Beberapa junior kadang-kadang datang ngucluk2 ke elo dalam beberapa kali kesempatan. Tentunya pas lo lagi ga sibuk. Karena mereka tahu bahwa lo itu asdos pada mata kuliah tertentu, mereka cenderung bertanya juga ke elo soal mata kuliah lain. Nah, mahasiswa senior itu sayangnya suka banyak lupa materi2 tahun pertama atau tahun kedua. Garuk-garuk pala deh lo. Nih junior pun mulai nyium kalo lo sebenarnya ga gitu ngebantu. Mereka pun nyari-nyari kesempatan buat undur diri. Hehehe, kalo soal pelajaran mata kuliah tahun pertama dan tahun kedua, mahasiswa tahun ketiga ini sedang jago-jagonya. Otak mereka masih kenceng. Mahasiswa senior ini kadang2 ngiri sama mahasiswa tahun ketiga. Mereka kangen otak mereka yang cemerlang dan skill analisa yang mereka miliki dulu sewaktu berada di tahun ketiga. Belom lagi citra mereka yang meningkat waktu dicari-cari junior buat minta assistance.

3. Dari awal kuliah lo termasuk orang yang lebih gaul ke senior

Oke, ini yang lumayan sedih. Jaman dahulu kala, waktu lo masih lucu-lucunya, lo suka sksd sama senior. Nanya2 kuliah lah, minta diajarin ini itu lah, pengen diatur senior lah. Pokoknya lo suka banget interaksi sama orang yang lebih berpengalaman. Nah, sekarang lo pun sadar kalo lo adalah yang paling senior. Memulai interaksi dengan junior satu tahun kebawah pun sudah telat. Mereka terlanjur ga ngenal lo. Sakit banget kan.

4. Temen-temen lo udah pada caur kemana-mana

Ini sedih juga sih. Lu cuma bisa ketemu sama temen-temen satu angkatan kalo lagi makan siang bareng. Itu pun biasanya bersyukur banget kalo bisa makan siang bareng. Bayangin ya, jam pelajaran mahasiswa tingkat akhir itu ga mahasiswai banget. Si A kuliah Senin Jumat, si B, Selasa Kamis, si C, Senin Rabu, etc.
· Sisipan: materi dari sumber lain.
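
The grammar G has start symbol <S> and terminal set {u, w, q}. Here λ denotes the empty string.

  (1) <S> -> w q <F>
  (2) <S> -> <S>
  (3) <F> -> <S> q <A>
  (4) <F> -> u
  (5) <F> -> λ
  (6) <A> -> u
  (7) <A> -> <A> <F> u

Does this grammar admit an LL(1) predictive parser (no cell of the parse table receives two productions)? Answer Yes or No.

FIRST(<S>) = {w}
FIRST(<F>) = {λ, u, w}
FIRST(<A>) = {u}
FOLLOW(<S>) = {$, q}
FOLLOW(<F>) = {$, q, u}
FOLLOW(<A>) = {$, q, u, w}
Cell M[<A>, u] receives both <A> -> u and <A> -> <A> <F> u — the grammar is not LL(1).

No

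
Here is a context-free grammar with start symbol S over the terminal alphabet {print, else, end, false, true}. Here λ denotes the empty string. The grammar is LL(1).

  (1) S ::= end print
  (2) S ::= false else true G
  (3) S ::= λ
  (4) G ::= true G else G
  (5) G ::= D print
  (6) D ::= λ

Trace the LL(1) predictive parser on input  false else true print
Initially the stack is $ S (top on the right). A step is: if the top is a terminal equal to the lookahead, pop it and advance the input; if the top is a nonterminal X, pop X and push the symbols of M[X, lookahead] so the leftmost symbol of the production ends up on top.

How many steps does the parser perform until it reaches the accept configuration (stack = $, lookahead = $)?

7

step 1: stack=$ S  input=false else true print $  — expand S ::= false else true G
step 2: stack=$ G true else false  input=false else true print $  — match false
step 3: stack=$ G true else  input=else true print $  — match else
step 4: stack=$ G true  input=true print $  — match true
step 5: stack=$ G  input=print $  — expand G ::= D print
step 6: stack=$ print D  input=print $  — expand D ::= λ
step 7: stack=$ print  input=print $  — match print
Accept reached after 7 steps.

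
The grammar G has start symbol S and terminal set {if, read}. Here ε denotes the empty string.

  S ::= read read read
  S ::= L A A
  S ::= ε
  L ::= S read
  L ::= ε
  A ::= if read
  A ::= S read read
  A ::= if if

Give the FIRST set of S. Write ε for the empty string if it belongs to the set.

{ε, if, read}

FIRST(S) = {ε, if, read}  (via L A A)
FIRST(L) = {ε, if, read}  (via S read)
FIRST(A) = {if, read}  (via S read read)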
Itu pun kuliah hari yang sama tapi si D jam 10 kelar dan pulang sedang si E baru masuk jam 2. Lo bakal kangen banget deh sama temen2 lo satu angkatan.

5. Ga bebas nge-hedon

Lo masih niat ngehedon? Ya ga papa sih. Ngehedon bareng teman2 boleh boleh aja. Tapi, kalo inget skripsi, lo bakal mikir 2 kali deh buat hedon. Apalagi dengan koreksian segambreng dengan asumsi lo sambil kerja banting tulang jadi asdos. Atau riset-riset yang harus dilakukan dan baca paper buat dipresentasiin. Belom lagi kalo lo punya banyak proyek sampingan sebagai ajang pembuktian bahwa mata kuliah-mata kuliah yang lo ambil 3 tahun terakhir itu ada gunanya. Oh iya… don’t forget about lots of competition you join. Apa lagi ya… hmmm, masih mikir mau ngehedon?

Cukup segitu dulu deh listnya. Kalo dipikir-pikir emang kelabu banget masa-masa akhir perkuliahan. Mahasiswa tahun akhir itu seperti dikodratkan untuk hanya bergaul dengan komputer.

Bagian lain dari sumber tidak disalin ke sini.